No caso do bacalhau seco e salgado, escolha sempre o que estiver mais alto e apresentar a cor mais clara.

  •  Compro o peixe inteiro, em postas ou desfiado?

Depende da receita.

  • Qual a quantidade por pessoa?

Se o bacalhau for o primeiro ou segundo prato, pode ser 100 gr. por pessoa, se for prato único e na receita o bacalhau for misturado com outros ingredientes pode ser 150 gr. Se for posta, pode calcular 200 gr. por pessoa.

  •  Como pré-prepará-lo para qualquer receita?

1. Lave e coloque o peixe salgado de molho na água fria por 24 horas antes de ir para o fogo. Troque toda a água 3 vezes.

2. Afervente o bacalhau só até a água ferver. Deixe esfriar. Retire os ossos, as espinhas e toda a pele. Nada de preguiça, não deixe nenhuma pele ou gordura, é isto que dá aquele gosto e cheiro nojentos.

3. Se for fazer bacalhau em posta, corte paralelo ao osso  da vértebra e tire as espinhas com cuidado para não abrir a peça.

4. Se for fazer prato tipo bacalhoada, à medida que for limpando as postas, vá separando as lascas curtas e grossas.

5. Se for fazer bacalhau tipo Brás, pataniscas ou salada, é mais fácil e mais barato comprar já desfiado, porque se comprar em posta não dá para tirar lascas compridas.

6. Depois de dessalgado e limpo, pode guardar no freezer por um bom tempo.
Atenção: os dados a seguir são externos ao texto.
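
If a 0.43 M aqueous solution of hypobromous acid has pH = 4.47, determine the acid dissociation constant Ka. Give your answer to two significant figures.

Ka = 2.7 × 10^-9

[H+] = 10^(-4.47) = 3.39 × 10^-5 M
At equilibrium [HA] = 0.43 − 3.39 × 10^-5 = 4.30 × 10^-1 M
Ka = [H+][A-]/[HA] = (3.39 × 10^-5)² / 4.30 × 10^-1 = 2.7 × 10^-9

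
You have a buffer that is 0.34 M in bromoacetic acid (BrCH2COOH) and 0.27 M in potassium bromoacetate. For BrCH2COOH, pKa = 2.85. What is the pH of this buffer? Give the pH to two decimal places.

Henderson–Hasselbalch: pH = pKa + log([BrCH2COO-]/[BrCH2COOH]) = 2.85 + log(0.27/0.34)
pH = 2.85 + (-0.100) = 2.75

pH = 2.75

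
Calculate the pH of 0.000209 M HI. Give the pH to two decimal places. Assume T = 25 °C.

pH = 3.68

HI is a strong acid and dissociates completely, so [H+] = 0.000209 M.
pH = -log(0.000209) = 3.68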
. Qual a diferença entre aferventar bacalhau na água ou no leite? Qual é melhor? 

Sempre afervente o bacalhau na água, mas se for fazer alguma receita que entre leite ou creme de leite  como ingrediente – como Bacalhau com Natas ou Bacalhau a Zé do Pipo, é bom aferventá-lo no leite e depois usar este leite, coado, como ingrediente. Se você colocar o bacalhau cozido no leite em uma receita que não leva leite está arriscando perder tudo, pois pode coalhar!